Le magasin prêt à payer

L'inquiétude est toujours grande pour les personnes concernées par ce type d'affaires. Le centre antipoison de Lyon confirme pourtant qu'il « n'y aura pas de séquelles. C'est une substance qui provoque brûlures et allergies, mais qui n'a pas de conséquences à plus long terme. » Alors comment ce produit, interdit en France depuis fin 2008, s'est-il retrouvé là ? Gérard Nectoux, directeur de Vétimarché à Passins, indique que « ces bottes proviennent d'un fournisseur situé en région parisienne. J'en ai vendu plusieurs, et cette cliente est la seule à s'être plainte d'allergies. » Selon le directeur, les contrôles des produits sont faits par les douanes. « Ensuite, on ne sait pas par combien de mains ils passent avant d'arriver chez nous. » Il est prêt malgré tout à « régler l'affaire » et précise avoir déjà contacté son assurance pour dédommager la cliente.

> Diméthyl fumarate.

Il s'agit d'un produit anti-moisissure que l'on trouve dans des petits sachets.
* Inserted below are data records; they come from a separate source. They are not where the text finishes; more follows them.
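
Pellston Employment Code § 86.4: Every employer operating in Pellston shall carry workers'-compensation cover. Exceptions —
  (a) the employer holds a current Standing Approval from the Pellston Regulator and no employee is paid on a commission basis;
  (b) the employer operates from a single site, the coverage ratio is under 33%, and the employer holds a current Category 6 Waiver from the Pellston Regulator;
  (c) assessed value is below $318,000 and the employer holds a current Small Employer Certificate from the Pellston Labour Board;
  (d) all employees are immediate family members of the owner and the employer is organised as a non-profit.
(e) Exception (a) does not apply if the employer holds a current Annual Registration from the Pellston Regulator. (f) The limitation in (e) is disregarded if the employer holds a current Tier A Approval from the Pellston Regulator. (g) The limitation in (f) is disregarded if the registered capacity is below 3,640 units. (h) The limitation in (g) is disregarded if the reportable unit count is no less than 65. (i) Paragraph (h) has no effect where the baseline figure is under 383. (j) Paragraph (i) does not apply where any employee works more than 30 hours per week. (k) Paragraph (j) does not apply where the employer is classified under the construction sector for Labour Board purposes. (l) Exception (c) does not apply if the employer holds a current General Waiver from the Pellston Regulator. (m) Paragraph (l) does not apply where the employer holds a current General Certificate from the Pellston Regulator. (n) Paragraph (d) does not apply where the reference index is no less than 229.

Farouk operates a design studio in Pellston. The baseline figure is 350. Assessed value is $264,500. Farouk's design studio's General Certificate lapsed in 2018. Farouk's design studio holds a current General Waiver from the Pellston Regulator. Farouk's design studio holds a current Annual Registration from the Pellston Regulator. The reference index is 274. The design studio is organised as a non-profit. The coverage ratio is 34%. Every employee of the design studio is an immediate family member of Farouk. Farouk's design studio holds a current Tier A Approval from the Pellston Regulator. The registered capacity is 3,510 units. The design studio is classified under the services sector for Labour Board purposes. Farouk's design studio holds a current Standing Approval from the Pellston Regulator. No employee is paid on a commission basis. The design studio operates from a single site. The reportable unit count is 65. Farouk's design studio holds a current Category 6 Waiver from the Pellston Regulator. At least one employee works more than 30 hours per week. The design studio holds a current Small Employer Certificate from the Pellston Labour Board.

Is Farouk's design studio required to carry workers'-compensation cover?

All of (a)'s requirements are met (a current Standing Approval is held; no employee is paid on commission). Considering the limiting provisions: (e) would limit (a) — a current Annual Registration is held — but (f) sets (e) aside: (f) operates — a current Tier A Approval is held. (g) would limit (f) — the registered capacity is 3,510 units, below the 3,640 units limit — but (h) sets (g) aside: (h) applies — the reportable unit count is 65, meeting the 65 threshold. (i) applies (the baseline figure is 350, under the 383 limit), but is set aside by (j): (j) is triggered — at least one employee exceeds 30 hours/week. (k) does not operate here (the design studio is classified under the services sector), so (j) stands. So (a) applies.
Exception (b) does not apply: the coverage ratio is 34%, not under 33%.
Exception (c)'s conditions are all satisfied: assessed value is $264,500, below the $318,000 limit; a current Small Employer Certificate is held. But applying paragraphs (l)–(m): (l) operates against (c): a current General Waiver is held. (m) is not triggered (the General Certificate is not current), so (l) stands. So (c) is unavailable.
All of (d)'s requirements are met (every employee is an immediate family member; the employer is a non-profit). Turning to paragraph (n): (n) is engaged — the reference index is 274, meeting the 229 threshold. So (d) is unavailable.

No — exception (a) applies; Farouk's design studio is not required to carry workers'-compensation cover.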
Cette substance a été interdite par l'Union européenne et par la France fin 2008

 

> Des précédents.

En 2008, au moins 134 cas d'allergies cutanées dus à cette substance, ont été suspectés en France, dont 28 confirmés. En été, cela concernait notamment des canapés Conforama. Puis des bottes de diverses enseignes ont été mises en cause en novembre et décembre. Aujourd'hui, « c'est quasiment fini, les cas sont devenus très rares », conclut le centre.